Rozwiązujesz dyktando:
Zdziwienie Józka
Wziął raz uroczy Józek do swoich malutkich rączek książeczkę ciekawą. Nie mógł się nadziwić, że odszukał tam mnóstwo niesłychanie nieprawdopodobnych informacji. Ciągle słychać tylko „Och!” i „Ach!”. „Niemożliwe!”, „Nie wierzę!”. Te nieczęste krzyki usłyszała wnet mama Józka, Elżbieta, która na strychu wieszała świeżo uprane żółte bluzki i różowe spódnice.

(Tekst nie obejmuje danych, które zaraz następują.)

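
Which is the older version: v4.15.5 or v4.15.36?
v4.15.5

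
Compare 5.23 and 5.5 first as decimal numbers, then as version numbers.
As decimals: 5.23 < 5.5. As versions: v5.23 > v5.5 (minor version 23 > 5).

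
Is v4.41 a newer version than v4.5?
Yes. Version numbers are compared segment by segment as integers, not as decimals: minor version 41 > 5, so v4.41 > v4.5 (even though the decimal 4.41 < 4.5).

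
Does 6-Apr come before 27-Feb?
No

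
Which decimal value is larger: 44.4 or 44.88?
44.88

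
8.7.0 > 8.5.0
True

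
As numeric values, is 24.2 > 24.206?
False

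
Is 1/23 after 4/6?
No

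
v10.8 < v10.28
True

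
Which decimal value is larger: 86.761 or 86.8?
86.8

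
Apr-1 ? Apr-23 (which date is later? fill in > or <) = <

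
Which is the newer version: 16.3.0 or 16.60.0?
16.60.0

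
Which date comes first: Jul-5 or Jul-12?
Jul-5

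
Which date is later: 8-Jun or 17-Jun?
17-Jun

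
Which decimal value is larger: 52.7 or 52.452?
52.7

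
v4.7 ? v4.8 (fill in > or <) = <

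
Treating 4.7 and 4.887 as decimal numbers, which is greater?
4.887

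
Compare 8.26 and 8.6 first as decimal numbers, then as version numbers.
As decimals: 8.26 < 8.6. As versions: v8.26 > v8.6 (minor version 26 > 6).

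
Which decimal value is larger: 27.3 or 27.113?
27.3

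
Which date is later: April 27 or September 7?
September 7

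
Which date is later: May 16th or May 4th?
May 16th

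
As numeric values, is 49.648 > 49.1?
True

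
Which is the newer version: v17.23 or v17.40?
v17.40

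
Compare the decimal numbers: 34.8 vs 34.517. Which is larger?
34.8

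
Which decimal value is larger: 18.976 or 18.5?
18.976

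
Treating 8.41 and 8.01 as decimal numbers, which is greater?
8.41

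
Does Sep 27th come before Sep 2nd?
No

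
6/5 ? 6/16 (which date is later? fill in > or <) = <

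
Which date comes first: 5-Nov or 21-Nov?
5-Nov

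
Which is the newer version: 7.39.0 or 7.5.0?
7.39.0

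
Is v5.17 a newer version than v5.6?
Yes. Version numbers are compared segment by segment as integers, not as decimals: minor version 17 > 6, so v5.17 > v5.6 (even though the decimal 5.17 < 5.6).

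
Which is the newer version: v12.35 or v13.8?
v13.8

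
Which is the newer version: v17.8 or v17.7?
v17.8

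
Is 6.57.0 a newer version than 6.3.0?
Yes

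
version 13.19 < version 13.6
False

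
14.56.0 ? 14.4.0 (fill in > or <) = >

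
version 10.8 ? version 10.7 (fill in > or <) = >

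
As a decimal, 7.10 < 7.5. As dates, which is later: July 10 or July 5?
July 10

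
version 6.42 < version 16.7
True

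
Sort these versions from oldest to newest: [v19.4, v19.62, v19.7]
[v19.4, v19.7, v19.62]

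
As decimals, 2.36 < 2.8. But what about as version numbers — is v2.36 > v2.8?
True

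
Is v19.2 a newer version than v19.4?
No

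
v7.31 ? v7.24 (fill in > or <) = >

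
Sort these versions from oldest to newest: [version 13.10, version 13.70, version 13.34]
[version 13.10, version 13.34, version 13.70]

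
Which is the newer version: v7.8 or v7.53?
v7.53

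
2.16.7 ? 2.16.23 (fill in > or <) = <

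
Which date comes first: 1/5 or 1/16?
1/5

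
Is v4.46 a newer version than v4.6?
Yes. Version numbers are compared segment by segment as integers, not as decimals: minor version 46 > 6, so v4.46 > v4.6 (even though the decimal 4.46 < 4.6).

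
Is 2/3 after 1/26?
Yes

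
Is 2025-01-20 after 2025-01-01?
Yes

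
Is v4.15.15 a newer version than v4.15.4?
Yes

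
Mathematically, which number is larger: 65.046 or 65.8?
65.8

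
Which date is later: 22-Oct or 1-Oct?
22-Oct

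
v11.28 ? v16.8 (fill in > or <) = <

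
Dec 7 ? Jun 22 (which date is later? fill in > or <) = >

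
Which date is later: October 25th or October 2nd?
October 25th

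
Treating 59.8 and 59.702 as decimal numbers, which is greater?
59.8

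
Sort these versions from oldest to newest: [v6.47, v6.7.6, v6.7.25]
[v6.7.6, v6.7.25, v6.47]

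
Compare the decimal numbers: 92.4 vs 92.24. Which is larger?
92.4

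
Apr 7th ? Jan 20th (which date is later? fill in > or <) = >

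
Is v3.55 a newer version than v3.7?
Yes. Version numbers are compared segment by segment as integers, not as decimals: minor version 55 > 7, so v3.55 > v3.7 (even though the decimal 3.55 < 3.7).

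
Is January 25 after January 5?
Yes. Day 25 comes after day 5 in January — this is a date comparison, not a decimal one (the decimal 1.25 would be smaller than 1.5).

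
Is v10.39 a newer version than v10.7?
Yes. Version numbers are compared segment by segment as integers, not as decimals: minor version 39 > 7, so v10.39 > v10.7 (even though the decimal 10.39 < 10.7).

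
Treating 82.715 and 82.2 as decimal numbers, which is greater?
82.715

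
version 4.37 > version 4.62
False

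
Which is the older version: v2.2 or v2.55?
v2.2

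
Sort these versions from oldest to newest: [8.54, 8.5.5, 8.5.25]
[8.5.5, 8.5.25, 8.54]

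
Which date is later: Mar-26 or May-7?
May-7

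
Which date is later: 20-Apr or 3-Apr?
20-Apr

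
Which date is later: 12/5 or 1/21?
12/5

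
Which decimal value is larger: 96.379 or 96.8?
96.8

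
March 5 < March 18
True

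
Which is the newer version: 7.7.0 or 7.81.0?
7.81.0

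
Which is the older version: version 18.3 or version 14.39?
version 14.39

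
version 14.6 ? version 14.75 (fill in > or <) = <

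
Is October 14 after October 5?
Yes. Day 14 comes after day 5 in October — this is a date comparison, not a decimal one (the decimal 10.14 would be smaller than 10.5).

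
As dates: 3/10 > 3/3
True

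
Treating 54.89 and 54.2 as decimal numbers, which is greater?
54.89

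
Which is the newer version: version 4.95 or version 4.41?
version 4.95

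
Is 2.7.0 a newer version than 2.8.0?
No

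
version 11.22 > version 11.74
False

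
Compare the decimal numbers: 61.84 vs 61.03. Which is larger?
61.84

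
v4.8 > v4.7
True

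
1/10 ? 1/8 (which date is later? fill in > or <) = >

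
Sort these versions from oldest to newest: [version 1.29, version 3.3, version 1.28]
[version 1.28, version 1.29, version 3.3]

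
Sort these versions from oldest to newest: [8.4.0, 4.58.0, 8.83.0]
[4.58.0, 8.4.0, 8.83.0]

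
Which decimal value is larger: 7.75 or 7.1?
7.75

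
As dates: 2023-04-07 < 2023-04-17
True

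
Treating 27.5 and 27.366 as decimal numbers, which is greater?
27.5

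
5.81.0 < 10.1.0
True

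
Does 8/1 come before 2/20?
No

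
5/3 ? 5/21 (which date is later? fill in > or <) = <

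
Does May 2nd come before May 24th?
Yes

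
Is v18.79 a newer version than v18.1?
Yes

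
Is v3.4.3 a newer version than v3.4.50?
No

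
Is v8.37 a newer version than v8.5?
Yes. Version numbers are compared segment by segment as integers, not as decimals: minor version 37 > 5, so v8.37 > v8.5 (even though the decimal 8.37 < 8.5).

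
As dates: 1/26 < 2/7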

Szybciutko zbiegła na dół, żeby uzyskać informację od Józka, co mu się przydarzyło. Krzyczy do Józia: „gdzie się ukrywasz, synku?” Józek przekazał, że siedzi na schodach od zachodniej strony domu. Mama szybciutko przybiegła. Patrzy, a Józek czyta jakąś grubaśną książkę. Nie mogła uwierzyć własnym oczom, gdyż Józek rzadko czytał książki, a ona przestraszyła się, że coś złego mu się przydarzyło. Józek zaś siedzi spokojnie na schodach i wykrzykuje, że w życiu w to nie uwierzy! Nagle przekręcił głowę ku mamie i zdumiony mówi: „Mamusiu kochana, nie uwierzysz, ale dowiedziałem się mnóstwo niesłychanych rzeczy! Krówka pisze się przez „ó”, skuwka przez „u”, rzeka przez „rz”, tchórz to już w ogóle historia niesłychana”. Mama tylko przytakiwała głową i słuchała. Na koniec tych wszystkich westchnień zapytała Józka, jaką czytał książkę. A on ze spokojem przekazał jej, ze przeglądał słownik ortograficzny!